Frontenac
- Company type: LLP
- Industry: Private equity
- Founded: 1971; 55 years ago
- Founder: Martin J. Koldyke
- Headquarters: Chicago, Illinois, United States
- Key people: Walter Florence; Ron Kuehl; Michael Langdon; Joe Rondinelli; Elizabeth Williamson;
- Products: Financial services
- Number of employees: 32
- Website: Frontenac

= Frontenac Company =

Chicago-based private equity firm

Frontenac is a Chicago-based private equity firm founded in 1971. The firm focuses on investing in lower middle market buyout transactions in the consumer, industrial, and services industries. Frontenac works in partnership with established operating leaders, through an executive-centric approach called CEO1ST, which seeks to identify, acquire, and build market-leading companies through transformational acquisitions and operational excellence. Over the last 50 years, Frontenac has built a leading franchise working with over 350 owners of mid-sized businesses as they address complex transition issues of liquidity, management enhancement, and growth planning.

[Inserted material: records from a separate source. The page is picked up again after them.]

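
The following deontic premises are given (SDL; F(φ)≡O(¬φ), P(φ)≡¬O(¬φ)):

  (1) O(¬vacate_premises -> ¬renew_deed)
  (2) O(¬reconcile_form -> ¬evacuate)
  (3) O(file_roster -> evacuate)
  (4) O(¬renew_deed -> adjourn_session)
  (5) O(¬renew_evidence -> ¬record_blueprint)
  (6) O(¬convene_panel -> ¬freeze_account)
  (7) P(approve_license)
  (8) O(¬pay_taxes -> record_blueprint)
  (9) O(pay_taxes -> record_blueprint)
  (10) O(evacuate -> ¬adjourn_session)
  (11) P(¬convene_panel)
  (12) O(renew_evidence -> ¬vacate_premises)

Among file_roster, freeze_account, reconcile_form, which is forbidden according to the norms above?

Premises 9 and 8 are O(pay_taxes -> record_blueprint) and O(¬pay_taxes -> record_blueprint); every ideal world satisfies pay_taxes or ¬pay_taxes, so in either case record_blueprint holds — hence O(record_blueprint).
The contrapositive of premise 5 (O(¬renew_evidence -> ¬record_blueprint)) is O(record_blueprint -> renew_evidence), and O(record_blueprint) is already established, so O(renew_evidence).
Applying K to premise 12 (O(renew_evidence -> ¬vacate_premises)) and O(renew_evidence) yields O(¬vacate_premises).
Premise 1 is O(¬vacate_premises -> ¬renew_deed); since O(¬vacate_premises), deontic closure gives O(¬renew_deed).
Premise 4 is O(¬renew_deed -> adjourn_session); since O(¬renew_deed), deontic closure gives O(adjourn_session).
Premise 10, O(evacuate -> ¬adjourn_session), contraposes to O(adjourn_session -> ¬evacuate); with O(adjourn_session) we get O(¬evacuate).
Premise 3, O(file_roster -> evacuate), contraposes to O(¬evacuate -> ¬file_roster); with O(¬evacuate) we get O(¬file_roster).
So O(¬file_roster) holds, i.e. file_roster is forbidden. None of the other listed options is forbidden under the premises.

file_roster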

Frontenac uses a trademarked methodology it calls "CEO1ST", which looks to combine seasoned operating executives with high-potential companies. The firm funds and supports its CEO1st partners in acquiring and growing businesses through a well-established process that includes defining a thesis, sourcing investment opportunities, evaluating alternatives and executing a deal. A CEO1ST executive may serve as CEO, Chairman or lead director post close, depending on his/her own objectives and the specific needs of the company.

As of 2025, Frontenac’s senior team includes Walter Florence, Ron Kuehl, Michael Langdon, Joe Rondinelli, and Elizabeth Williamson.